Comme dans un mauvais film
Economie Les salles obscures accusent une baisse de leur fréquentation de 50% à 70% par rapport aux chiffres de l’an dernier
La tenue du Festival Lumière, cette semaine, et le frémissement observé les vingt derniers jours leur avaient redonné un peu d’espoir. Mais le couvrefeu annoncé va rebattre les cartes. Depuis leur réouverture, le 22 juin, les salles de cinéma sont à la peine. « La reprise est dure, confirme Denis Revirand, de l’institut Lumière. Mais on a eu quelques bulles de respiration avec des films comme Antoinette dans les Cévennes, Tenet et Les choses qu’on dit, les choses qu’on fait qui nous ont permis de moins souffrir. » Les chiffres sont toutefois bien en deçà de ceux de l’an dernier. «L’équilibre est fragile. Avec le confinement, trois mois ont été plantés. Cela a été un coup d’arrêt dans la progression que nous observions depuis 2015 et le rachat des salles CNP », poursuit-il.

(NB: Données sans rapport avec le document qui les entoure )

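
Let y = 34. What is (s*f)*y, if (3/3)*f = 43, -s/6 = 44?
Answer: -385968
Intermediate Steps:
s = -264 (s = -6*44 = -264)
f = 43
(s*f)*y = -264*43*34 = -11352*34 = -385968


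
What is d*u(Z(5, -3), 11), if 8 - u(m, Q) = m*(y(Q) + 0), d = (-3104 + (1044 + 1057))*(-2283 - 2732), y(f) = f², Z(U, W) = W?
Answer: 1866146695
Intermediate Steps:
d = 5030045 (d = (-3104 + 2101)*(-5015) = -1003*(-5015) = 5030045)
u(m, Q) = 8 - m*Q² (u(m, Q) = 8 - m*(Q² + 0) = 8 - m*Q²)
d*u(Z(5, -3), 11) = 5030045*(8 - 1*(-3)*11²) = 5030045*(8 - 1*(-3)*121) = 5030045*(8 + 363) = 5030045*371 = 1866146695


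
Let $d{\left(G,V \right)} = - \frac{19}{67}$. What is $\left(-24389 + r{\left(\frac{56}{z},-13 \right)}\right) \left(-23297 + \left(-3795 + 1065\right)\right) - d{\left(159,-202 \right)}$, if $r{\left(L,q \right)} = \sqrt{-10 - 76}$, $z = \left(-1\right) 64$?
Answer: $\frac{42529757720}{67} - 26027 i \sqrt{86} \approx 6.3477 \cdot 10^{8} - 2.4136 \cdot 10^{5} i$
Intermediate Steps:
$d{\left(G,V \right)} = - \frac{19}{67}$ ($d{\left(G,V \right)} = \left(-19\right) \frac{1}{67} = - \frac{19}{67}$)
$z = -64$
$r{\left(L,q \right)} = i \sqrt{86}$ ($r{\left(L,q \right)} = \sqrt{-86} = i \sqrt{86}$)
$\left(-24389 + r{\left(\frac{56}{z},-13 \right)}\right) \left(-23297 + \left(-3795 + 1065\right)\right) - d{\left(159,-202 \right)} = \left(-24389 + i \sqrt{86}\right) \left(-23297 + \left(-3795 + 1065\right)\right) - - \frac{19}{67} = \left(-24389 + i \sqrt{86}\right) \left(-23297 - 2730\right) + \frac{19}{67} = \left(-24389 + i \sqrt{86}\right) \left(-26027\right) + \frac{19}{67} = \left(634772503 - 26027 i \sqrt{86}\right) + \frac{19}{67} = \frac{42529757720}{67} - 26027 i \sqrt{86}$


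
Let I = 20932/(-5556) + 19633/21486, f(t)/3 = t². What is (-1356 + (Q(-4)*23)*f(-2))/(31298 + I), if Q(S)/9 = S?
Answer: -37444339752/103774892899 ≈ -0.36082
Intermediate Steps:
Q(S) = 9*S
f(t) = 3*t²
I = -9462889/3316006 (I = 20932*(-1/5556) + 19633*(1/21486) = -5233/1389 + 19633/21486 = -9462889/3316006 ≈ -2.8537)
(-1356 + (Q(-4)*23)*f(-2))/(31298 + I) = (-1356 + ((9*(-4))*23)*(3*(-2)²))/(31298 - 9462889/3316006) = (-1356 + (-36*23)*(3*4))/(103774892899/3316006) = (-1356 - 828*12)*(3316006/103774892899) = (-1356 - 9936)*(3316006/103774892899) = -11292*3316006/103774892899 = -37444339752/103774892899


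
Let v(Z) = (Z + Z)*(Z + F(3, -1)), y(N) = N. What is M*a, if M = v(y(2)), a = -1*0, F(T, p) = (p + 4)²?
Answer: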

Le public a eu le plus grand mal à revenir. Et l’été n’a pas arrangé la situation. « En juin, on a été heureux de retrouver une partie de nos spectateurs mais on a très vite déchanté. Les mois de juillet et août ont été extrêmement compliqués », décrit de son côté Frédérique Duperret, codirectrice du cinéma Le Comoedia. L’établissement a enregistré une baisse de 50 % du nombre de ses entrées par rapport à l’été 2019. « On a perdu des spectateurs, mais moins que les multiplexes qui disposent d’un plus grand nombre de salles et qui dépendent davantage du marché américain. Eux, ont enregistré une baisse de leur fréquentation de 70 % », souligne-t-elle.
«C’est assez violent»
« Nous avons tous joué le jeu, avec un protocole sanitaire strict à mettre en place. Mais nous devons faire face à l’absence de films américains », abonde Marion Sommermeyer, présidente du Grac (réseau des salles arts et essais de proximité) et exploitante du cinéma Le Toboggan, à Décines. La déprogrammation de longs-métrages internationaux très attendus comme le dernier James Bond ou Mort sur le Nil a été vécue comme de nouveaux coups durs. « Certaines salles n’excluent de devoir fermer à nouveau, révèle Marion Sommermeyer. Depuis la réouverture, elles n’ont plus de personnel au chômage partiel, les charges sont revenues alors que les recettes sont divisées par deux. C’est assez violent, d’autant qu’il faut lutter aussi contre les plateformes. » Disney, par exemple, a choisi de mettre en ligne son dernier film, Soul, sur sa plateforme le 25 décembre. Il n’y aura pas de sortie en salle. «On constate que le public a envie de revenir mais si les distributeurs ne jouent pas le jeu, ça sera compliqué », poursuit Marion Sommermeyer.
En attendant, les salles obscures misent sur les productions françaises, les avant-premières et les soirées débats. Du côté des cinémas Lumière et du Comoedia, les dernières séances ont affiché complet même si les capacités d’accueil ont été réduites à 60 %.